Archive for the ‘Play’ Category

Exploring

I’m been thinking about exploring for a little while now. Specifically, I’m been thinking about what captures the imagination of kids and inspires them to explore when they get older. I remember my dad coming home when I was 9 with a copy of the Toronto Sun declaring that the Titanic had been found. It was a profound experience in my life: someone had explored the depths of the ocean and had found a ship lost for generations.

Titanic Found

In the 1980s, there was still an active space program and, suddenly, an active program exploring the seas.  The world around me was exciting and I read everything that I could about sea exploration.  When Bob Ballard, who found the Titanic, was mapping a shipwreck at the bottom of Lake Ontario, I was one of thousands of school kids who got to watch via telepresence – an early form of taking part in a webinar.  I actually got to speak to one of my heroes!  In short, exploration was in my blood and, it should be of little surprise that my own play was about exploring and, as I grew older, I explored farther and farther afield. As an adult, I identify with exploring as a way of life and always try to keep moving our society forward.

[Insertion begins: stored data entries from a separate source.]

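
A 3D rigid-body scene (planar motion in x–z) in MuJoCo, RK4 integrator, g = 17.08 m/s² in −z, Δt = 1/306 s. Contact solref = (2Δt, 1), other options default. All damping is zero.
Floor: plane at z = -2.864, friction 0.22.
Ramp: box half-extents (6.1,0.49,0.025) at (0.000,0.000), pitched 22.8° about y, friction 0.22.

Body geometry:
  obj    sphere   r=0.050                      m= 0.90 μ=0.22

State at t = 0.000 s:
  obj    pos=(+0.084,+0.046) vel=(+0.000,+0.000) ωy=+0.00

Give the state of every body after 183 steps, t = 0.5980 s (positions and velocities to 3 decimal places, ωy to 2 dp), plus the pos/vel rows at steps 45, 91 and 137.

State at t = 0.5980 s:
  obj    pos=(+0.864,-0.282) vel=(+2.607,-1.096) ωy=+56.54

Key-timestep trajectory:
   step    t(s)  obj.x    obj.z    obj.vx   obj.vz 
     45  0.1471   +0.131  +0.026  +0.641  -0.270
     91  0.2974   +0.277  -0.035  +1.296  -0.545
    137  0.4477   +0.521  -0.138  +1.951  -0.820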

So, where does the next generation of explorers come from? It’s true that there are still rocket launches and sea explorers, but it doesn’t hit our collective conciousness in the same way.  I think that it’s up to all of us to inspire children to explore the world around them. Give them a magnifying glass and a notebook. Get them a bird book and ask them to keep track of what they see. Give them a map and see if they can figure out where they are. Make them the navigators on your next road trip (take extra gas) and see where you end up.

I don’t know what the next frontier of exploration is going to be, but I know that if we don’t keep inspiring our children to look farther afield, just over the next horizon, we will never get there.  Exploring is a part of our nature, but we have to nurture it, or it will disappear.

Heavy lifting

Pretty early on in our son’s life, we started to teach him that picking up rocks was a lot of fun.  I like rocks and I feel like that can help anchor you with a sense of place.  I have rocks from the beach where I proposed to my wife, canoe trips and, somewhere, even a rock that was slipped into my backpack when I was a canoe guide.  I carried that rock for ten days in an act of ill advised bravado.

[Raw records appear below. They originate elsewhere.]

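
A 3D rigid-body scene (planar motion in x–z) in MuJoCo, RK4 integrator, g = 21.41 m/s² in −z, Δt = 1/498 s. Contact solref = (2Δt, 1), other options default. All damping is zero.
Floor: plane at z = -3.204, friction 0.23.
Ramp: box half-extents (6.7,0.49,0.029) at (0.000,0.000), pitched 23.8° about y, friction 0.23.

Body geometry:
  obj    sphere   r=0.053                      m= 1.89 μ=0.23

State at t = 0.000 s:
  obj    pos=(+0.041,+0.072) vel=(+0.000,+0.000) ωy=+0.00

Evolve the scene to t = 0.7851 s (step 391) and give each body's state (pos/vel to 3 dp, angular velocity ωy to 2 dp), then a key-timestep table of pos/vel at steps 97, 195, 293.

State at t = 0.7851 s:
  obj    pos=(+1.781,-0.696) vel=(+4.433,-1.955) ωy=+91.41

Key-timestep trajectory:
   step    t(s)  obj.x    obj.z    obj.vx   obj.vz 
     97  0.1948   +0.148  +0.024  +1.100  -0.485
    195  0.3916   +0.474  -0.119  +2.211  -0.975
    293  0.5884   +1.018  -0.359  +3.322  -1.465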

Our son has taken to picking up rocks and stacking them, calling them a part of his collection and playing with them.  When he’s older, we’ll be able to look at rocks together and figure out where they came from.  We’ll be able to learn about the earth together.

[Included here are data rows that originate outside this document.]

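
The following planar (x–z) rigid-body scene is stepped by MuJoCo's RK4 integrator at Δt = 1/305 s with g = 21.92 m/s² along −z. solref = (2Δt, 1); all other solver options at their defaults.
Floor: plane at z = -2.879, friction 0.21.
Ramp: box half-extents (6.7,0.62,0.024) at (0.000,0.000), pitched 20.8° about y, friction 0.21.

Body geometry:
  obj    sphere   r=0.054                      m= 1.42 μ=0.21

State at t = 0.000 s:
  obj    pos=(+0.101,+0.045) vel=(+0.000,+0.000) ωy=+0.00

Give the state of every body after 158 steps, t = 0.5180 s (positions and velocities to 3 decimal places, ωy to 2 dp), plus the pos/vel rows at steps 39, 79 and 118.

State at t = 0.5180 s:
  obj    pos=(+0.799,-0.220) vel=(+2.693,-1.023) ωy=+53.33

Key-timestep trajectory:
   step    t(s)  obj.x    obj.z    obj.vx   obj.vz 
     39  0.1279   +0.144  +0.029  +0.665  -0.253
     79  0.2590   +0.275  -0.021  +1.346  -0.511
    118  0.3869   +0.490  -0.103  +2.011  -0.764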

Sonner than that, I’ll be able to teach him to skip stones (some kids don’t know how to do that anymore) and enjoy looking at water and the splashes that our little rocks make when we don’t quite make it.

For now, though, I’ll just enjoy watching him collect up the rocks, get a bit dirty and have fun outdoors.

 

Of sports and such

I joined a rec league beach volleyball team this year. I’m having a lot of fun at it and this is presenting a dilemma for me – I’ve been a pretty strong opponent of organized sports the last few years because of the research out there that shown they rob kids of the ability to learn to play. That doesn’t mean that I’m anti-sport, I’m just not convinced that signing your kids up for league team sports are the way to go.

Instead, I think that there is tremendous value in kicking around a soccer ball with your kids in the local park, making up rules and developing a culture where playing outdoors in an unstructured way is a part of your lives.

I think that rec leagues are a part of that. As long as kids aren’t organized every time that they play, there probably isn’t much harm in them. I’m still not sure that they are a good idea for five year olds, but my mind is opening a bit.